C'era qualcosa che ti ha sorpreso delle guardie Svizzere dopo aver appreso la loro storia?
Obiettivo del film era quello di realizzare una sorta di "dietro le quinte" della Guardia svizzera, insomma, di non limitarsi solo alle belle divise e alle parate, ma di raccontare, piuttosto, frammenti di vita di alcuni ragazzi come ce ne sono tanti altri, ma che si trovano, per loro scelta, al cospetto di una storia millenaria. Non nascondo che all'inizio c'era un po' di pregiudizio in me: cosa avrebbero potuto trasmettermi dei ragazzi di provincia che per fede decidono di diventare "soldati del Papa". E' andata poi diversamente, perché ho compreso molto presto che questi giovani sono ben diversi dall'essere delle belle statuine. E chi mi aiutato a capire tutto ciò, insieme ai due ufficiali che mi hanno seguito lungo un anno di gestazione, è stato proprio il protagonista del docufilm, René, giovane quasi teologo e per nulla timoroso di manifestare i suoi dubbi sul senso della guardia svizzera e, dunque, di mettersi in discussion. 
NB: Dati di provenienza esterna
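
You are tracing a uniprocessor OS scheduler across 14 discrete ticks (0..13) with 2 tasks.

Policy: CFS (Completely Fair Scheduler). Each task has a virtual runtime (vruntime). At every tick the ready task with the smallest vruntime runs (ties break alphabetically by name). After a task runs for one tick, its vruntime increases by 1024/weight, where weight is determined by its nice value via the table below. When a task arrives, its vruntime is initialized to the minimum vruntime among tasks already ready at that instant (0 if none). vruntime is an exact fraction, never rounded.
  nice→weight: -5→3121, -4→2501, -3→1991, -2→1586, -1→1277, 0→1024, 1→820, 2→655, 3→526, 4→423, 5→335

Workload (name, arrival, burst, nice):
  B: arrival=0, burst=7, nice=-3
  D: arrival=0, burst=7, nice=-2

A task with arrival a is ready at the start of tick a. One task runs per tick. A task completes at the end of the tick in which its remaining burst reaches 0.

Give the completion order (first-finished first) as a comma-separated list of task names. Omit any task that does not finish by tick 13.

completion order = B, D

t=0: vr[B=0 D=0] → run B
t=1: vr[B=1024/1991 D=0] → run D
t=2: vr[B=1024/1991 D=512/793] → run B
t=3: vr[B=2048/1991 D=512/793] → run D
t=4: vr[B=2048/1991 D=1024/793] → run B
t=5: vr[B=3072/1991 D=1024/793] → run D
t=6: vr[B=3072/1991 D=1536/793] → run B
t=7: vr[B=4096/1991 D=1536/793] → run D
t=8: vr[B=4096/1991 D=2048/793] → run B
t=9: vr[B=5120/1991 D=2048/793] → run B
t=10: vr[B=6144/1991 D=2048/793] → run D
t=11: vr[B=6144/1991 D=2560/793] → run B
t=12: vr[D=2560/793] → run D
t=13: vr[D=3072/793] → run D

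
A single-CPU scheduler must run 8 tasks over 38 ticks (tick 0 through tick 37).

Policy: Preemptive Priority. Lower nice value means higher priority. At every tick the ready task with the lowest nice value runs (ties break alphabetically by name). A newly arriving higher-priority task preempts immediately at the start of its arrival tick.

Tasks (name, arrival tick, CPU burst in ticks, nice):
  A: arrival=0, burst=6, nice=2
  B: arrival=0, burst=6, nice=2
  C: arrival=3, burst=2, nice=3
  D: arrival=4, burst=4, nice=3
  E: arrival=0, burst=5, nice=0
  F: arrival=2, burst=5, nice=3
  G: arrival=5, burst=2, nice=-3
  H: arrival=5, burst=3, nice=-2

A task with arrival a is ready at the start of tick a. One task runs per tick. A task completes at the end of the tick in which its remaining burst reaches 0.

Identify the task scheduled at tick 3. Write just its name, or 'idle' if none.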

Perché hai deciso di concentrarti su Leo and René? Cosa c'era dei loro punti di vista che volevi dimostrare?
René e Leo sono molto diversi tra loro, se non addirittura opposti. René, come ho detto, sta per diventare teologo, è un intellettuale. Leo, invece, è un figlio di contadini di professione guardaboschi. Sceglierli è stato quasi naturale, quando sono andato a incontrare in Svizzera sei di loro, prima che partissero per Roma. E poi mi è molto piaciuta l'amicizia che si è creata tra loro due, umana e sincera. Un'umanità e sincerità che credo accompagnino tutto il film, nello spirito di quel grande Papa che è Francesco. 
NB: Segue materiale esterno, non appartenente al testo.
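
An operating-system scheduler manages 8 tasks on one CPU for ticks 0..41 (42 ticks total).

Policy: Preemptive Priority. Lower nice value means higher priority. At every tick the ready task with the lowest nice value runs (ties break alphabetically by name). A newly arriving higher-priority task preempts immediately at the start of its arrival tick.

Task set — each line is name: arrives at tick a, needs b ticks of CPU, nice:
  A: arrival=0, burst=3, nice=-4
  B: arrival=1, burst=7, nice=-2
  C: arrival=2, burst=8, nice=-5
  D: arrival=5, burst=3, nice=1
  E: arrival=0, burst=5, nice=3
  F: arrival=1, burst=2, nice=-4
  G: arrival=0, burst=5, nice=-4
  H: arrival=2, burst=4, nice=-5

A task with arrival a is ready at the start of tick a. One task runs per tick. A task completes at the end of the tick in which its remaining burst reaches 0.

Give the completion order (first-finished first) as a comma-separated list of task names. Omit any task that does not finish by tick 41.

completion order = C, H, A, F, G, B, D, E

t=0: ready={A,E,G} → run A
t=1: ready={A,B,E,F,G} → run A
t=2: ready={A,B,C,E,F,G,H} → run C
t=3: ready={A,B,C,E,F,G,H} → run C
t=4: ready={A,B,C,E,F,G,H} → run C
t=5: ready={A,B,C,D,E,F,G,H} → run C
t=6: ready={A,B,C,D,E,F,G,H} → run C
t=7: ready={A,B,C,D,E,F,G,H} → run C
t=8: ready={A,B,C,D,E,F,G,H} → run C
t=9: ready={A,B,C,D,E,F,G,H} → run C
t=10: ready={A,B,D,E,F,G,H} → run H
t=11: ready={A,B,D,E,F,G,H} → run H
t=12: ready={A,B,D,E,F,G,H} → run H
t=13: ready={A,B,D,E,F,G,H} → run H
t=14: ready={A,B,D,E,F,G} → run A
t=15: ready={B,D,E,F,G} → run F
t=16: ready={B,D,E,F,G} → run F
t=17: ready={B,D,E,G} → run G
t=18: ready={B,D,E,G} → run G
t=19: ready={B,D,E,G} → run G
t=20: ready={B,D,E,G} → run G
t=21: ready={B,D,E,G} → run G
t=22: ready={B,D,E} → run B
t=23: ready={B,D,E} → run B
t=24: ready={B,D,E} → run B
t=25: ready={B,D,E} → run B
t=26: ready={B,D,E} → run B
t=27: ready={B,D,E} → run B
t=28: ready={B,D,E} → run B
t=29: ready={D,E} → run D
t=30: ready={D,E} → run D
t=31: ready={D,E} → run D
t=32: ready={E} → run E
t=33: ready={E} → run E
t=34: ready={E} → run E
t=35: ready={E} → run E
t=36: ready={E} → run E
t=37: (idle)
t=38: (idle)
t=39: (idle)
t=40: (idle)
t=41: (idle)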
Raccontami le riprese con Papa Francesco. Com'è andata?
Con la mia troupe ho incrociato il Papa tre volte ed è stato bello avere in regalo il suo sorriso. Godevo di un vantaggio, ad affiancarmi insieme al mio direttore della fotografia, Tarek Ben Abdallah, c'era Cesare Cuppone, che è l'operatore del Papa e che, dunque, ha potuto riprendere il Santo Padre con una certa facilità. Mi ha colpito molto di Francesco la sua semplicità dei gesti. Per esempio, in una scena, una volta salutate le guardie svizzere, si allontana su un utilitaria sedendosi di fianco all'autista, non dietro, e senza che alle spalle dell'auto ci sia qualcuno che lo scorti. Sono cose che impressionano, che danno finalmente una percezione diversa del nostro guardare agli uomini di potere. Non c'è dubbio, Papa Francesco è un esempio per tutti, credenti e non.
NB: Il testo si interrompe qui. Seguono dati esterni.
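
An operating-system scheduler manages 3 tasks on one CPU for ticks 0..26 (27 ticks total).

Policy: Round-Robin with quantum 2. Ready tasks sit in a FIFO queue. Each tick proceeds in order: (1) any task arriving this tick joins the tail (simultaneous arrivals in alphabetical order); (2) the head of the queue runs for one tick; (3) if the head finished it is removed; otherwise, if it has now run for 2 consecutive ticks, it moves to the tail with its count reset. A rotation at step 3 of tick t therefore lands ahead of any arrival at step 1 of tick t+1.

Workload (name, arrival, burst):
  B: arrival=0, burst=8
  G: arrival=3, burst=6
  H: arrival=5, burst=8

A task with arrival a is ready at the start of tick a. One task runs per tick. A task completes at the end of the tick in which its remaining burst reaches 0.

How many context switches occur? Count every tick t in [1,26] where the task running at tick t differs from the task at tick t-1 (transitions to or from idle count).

context switches = 9

t=0: queue=[B] q_used=0 → run B
t=1: queue=[B] q_used=1 → run B
t=2: queue=[B] q_used=0 → run B
t=3: queue=[B,G] q_used=1 → run B
t=4: queue=[G,B] q_used=0 → run G
t=5: queue=[G,B,H] q_used=1 → run G
t=6: queue=[B,H,G] q_used=0 → run B
t=7: queue=[B,H,G] q_used=1 → run B
t=8: queue=[H,G,B] q_used=0 → run H
t=9: queue=[H,G,B] q_used=1 → run H
t=10: queue=[G,B,H] q_used=0 → run G
t=11: queue=[G,B,H] q_used=1 → run G
t=12: queue=[B,H,G] q_used=0 → run B
t=13: queue=[B,H,G] q_used=1 → run B
t=14: queue=[H,G] q_used=0 → run H
t=15: queue=[H,G] q_used=1 → run H
t=16: queue=[G,H] q_used=0 → run G
t=17: queue=[G,H] q_used=1 → run G
t=18: queue=[H] q_used=0 → run H
t=19: queue=[H] q_used=1 → run H
t=20: queue=[H] q_used=0 → run H
t=21: queue=[H] q_used=1 → run H
t=22: (idle)
t=23: (idle)
t=24: (idle)
t=25: (idle)
t=26: (idle)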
Vorrei parlare un po' della colonna sonora. Con la grandezza del Vaticano ..con la ricchezza  dell'arte che dispone. sculture, dipinti afreschi e tutta la testimonianza della Chiesa cattolica,  potevi utilizzare un tratto di musica impegnativa e forte ... Perché hai preso la decisione di semplici note uscite da un pianoforte?
Con Stefano Caprioli, che ha scritto e diretto le musiche de "L'esercito più piccolo del mondo", si è creata una bella sintonia. Ha capito che per restituire il quotidiano di alcune guardie svizzere, ma anche la magniloquenza del Vaticano presidiato da giovani militari che vestono variopinte divise del '500, non ci fosse bisogno di calcare retoricamente, ma che piuttosto la colonna sonora dovesse servire ad altro e cioé a restituire un'emozione mista al grande rispetto per una storia millenaria, in modo laico e partecipato; beninteso, senza rinunciare all'evocazione. E l'alchimia io l'ho sentita al momento del montaggio. Ho chiesto a Stefano di limitare gli strumenti e insieme abbiamo lavorato in studio, affidandoci prima di tutto al pianoforte e poi a quello strano strumento di percussione che è il tongue drum, sottraendo piuttosto che aggiungendo. E' stato bello e stimolante lavorare con lui.

Quali sono i pensieri del Vaticano sul film?
Quello che ho percepito è del tutto positivo, salvo poche resistenze delle frangie più conservatrici del Vaticano. So, per esempio, che l'ha visto anche il Papa Emerito Ratzinger e che lo ha apprezzato. Ora il Vaticano produrrà altri docufilm, che non credo saranno solo incasellati in un ambito, per così dire, divulgativo-pastorale.  E non è un caso che a realizzare in questo periodo un film su Papa Francesco sia un regista del calibro di Wim Wenders.